- Born: Luise Karoline Ries 13 February 1904 Altenkessel, Saarland, Germany
- Died: 17 January 1971 Neunkirchen, Saarland, West Germany
- Occupations: political and feminist activist politician
- Spouse: Willi Herrmann [de]
- Children: Helga (1924-)
- Parent(s): Wilhelm Jakob Ries Margaretha Luise Forst

= Luise Herrmann-Ries =

Saarland politician (1904–1971)

Luise "Lilli" Herrmann-Ries (13 February 1904 – 17 January 1971) was a politician (KPD) and women's rights activist in the Saarland.

==Life==
Luise Karoline Ries was born in the Altenkessel quarter of Saarbrücken. Her father, Wilhelm Jakob Ries, worked as a machine maintenance engineer. Her mother, born Margaretha Luise Forst, died during her birth, and her father died shortly afterwards. She was accordingly bought up by her maternal uncle, Friedrich Forst, in Wiebelkirchen, a small town in the hilly countryside between Saarbrücken and Mainz. After leaving middle school Luise Ries undertook domestic service and office work in a wholesale business.

She married Willi Herrmann, a labour activist and, after 1930, a Communist Party member, in 1923. (some sources give the marriage year as 1932, but they appear to be in the minority.) This brought her into contact with the Communist Party which she herself joined in 1931. By that time she had already been politically active in other areas, notably, since 1929, through her membership of the "League of Working Women" ("Bund werktätiger Frauen"). She became a member of the Young Friends of Nature ("Naturfreundejugend Deutschlands") in 1927.

In 1932 Lilli Herrmann-Ries was elected to the Saarland parliament ("Landesrat"), becoming (after Elisabeth Hallauer) only the second - and as matters turned out the last - woman elected to the legislature.

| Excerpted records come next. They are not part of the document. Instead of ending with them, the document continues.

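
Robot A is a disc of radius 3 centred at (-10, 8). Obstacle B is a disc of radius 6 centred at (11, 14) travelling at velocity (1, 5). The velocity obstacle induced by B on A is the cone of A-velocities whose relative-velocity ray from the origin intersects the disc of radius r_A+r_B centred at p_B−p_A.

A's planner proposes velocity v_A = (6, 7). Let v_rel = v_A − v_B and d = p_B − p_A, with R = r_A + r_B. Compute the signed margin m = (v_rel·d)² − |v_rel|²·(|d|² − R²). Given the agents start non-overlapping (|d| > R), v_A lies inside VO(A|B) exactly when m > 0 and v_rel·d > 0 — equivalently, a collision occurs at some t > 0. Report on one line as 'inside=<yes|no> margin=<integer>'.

d = (21, 6),  |d|² = 477;  R = 3+6 = 9,  c = 477−9² = 396
v_rel = (5, 2),  |v_rel|² = 29;  v_rel·d = (5)·(21) + (2)·(6) = 117
29·t² − 234·t + 396 = 0  ⇒  m = 117² − 29·396 = 2205
m = 2205 > 0,  v_rel·d = 117 > 0  ⇒  inside

inside=yes margin=2205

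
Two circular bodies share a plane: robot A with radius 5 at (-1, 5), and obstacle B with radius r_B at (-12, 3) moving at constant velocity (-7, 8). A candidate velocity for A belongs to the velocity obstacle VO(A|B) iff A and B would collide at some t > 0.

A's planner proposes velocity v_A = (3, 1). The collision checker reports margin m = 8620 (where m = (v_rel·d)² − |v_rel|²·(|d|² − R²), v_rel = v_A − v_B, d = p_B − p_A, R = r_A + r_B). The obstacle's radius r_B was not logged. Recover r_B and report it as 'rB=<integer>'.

m = 8620
d = (-11, -2);  v_rel = (10, -7),  |v_rel|² = 149
v_rel×d = (10)·(-2) − (-7)·(-11) = -97
since m = R²·149 − (-97)²:  R² = (9409 + 8620) / 149 = 121
R = √121 = 11  ⇒  r_B = 11 − 5 = 6

rB=6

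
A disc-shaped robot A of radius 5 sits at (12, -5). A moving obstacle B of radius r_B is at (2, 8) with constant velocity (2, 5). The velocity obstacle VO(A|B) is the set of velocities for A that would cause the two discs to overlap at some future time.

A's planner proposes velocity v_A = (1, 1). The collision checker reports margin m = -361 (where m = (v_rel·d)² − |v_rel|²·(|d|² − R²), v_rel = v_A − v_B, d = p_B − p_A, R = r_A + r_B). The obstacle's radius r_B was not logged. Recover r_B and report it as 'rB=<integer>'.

m = -361
d = (-10, 13);  v_rel = (-1, -4),  |v_rel|² = 17
v_rel×d = (-1)·(13) − (-4)·(-10) = -53
since m = R²·17 − (-53)²:  R² = (2809 + -361) / 17 = 144
R = √144 = 12  ⇒  r_B = 12 − 5 = 7

rB=7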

During the buildup to the 1935 referendum on the political status of the Saarland she campaigned against reunification of the Saarland with the rest of Germany, which had been transformed into a post-democratic single-party dictatorship since the Nazi takeover two years earlier. The referendum result nevertheless overwhelmingly favoured a return, for the region, to its pre-war incorporation into the rest of Germany: the Communist Party was illegal in Hitler's Germany, and later in January 1935 she fled to Paris.

A few months later she had made her way to Moscow where she was able to be reunited with her husband who had also managed to escape from Germany. Between August 1935 and July 1937 she attended the Comintern's International Lenin School in Moscow, where she was identified by the cover name "Hilde Engelmann". The two of them then made their way back to France. For many people it took some months for the declaration of war by France and England to have much obvious impact, but thousands of German refugees from Nazi Germany, including Lilli Herrmann-Ries, were identified as enemy aliens and arrested. She was held at the concentration camp in Gurs (with a short interval when she was held at Rivesalt) for sixteenth months. In June 1941 she was returned to Germany with her daughter and set to work at the steel works in Neunkirchen. However, on 21 September 1941 she was arrested by the Gestapo. At a trial on 28 May 1942 she was sentenced to spend four and a half years in prison. She was held in prison at Aichach in Upper Bavaria between 1942 and 1945. At the end of the war, in May 1945, she was released by US troops. Her husband, by this time, had died under circumstances that were never clear, in February 1944, at Butzbach.

Luise Herrmann-Ries died at Neunkirchen in the Saarland on 17 January 1971. There had been no return to politics or activism for her after 1945.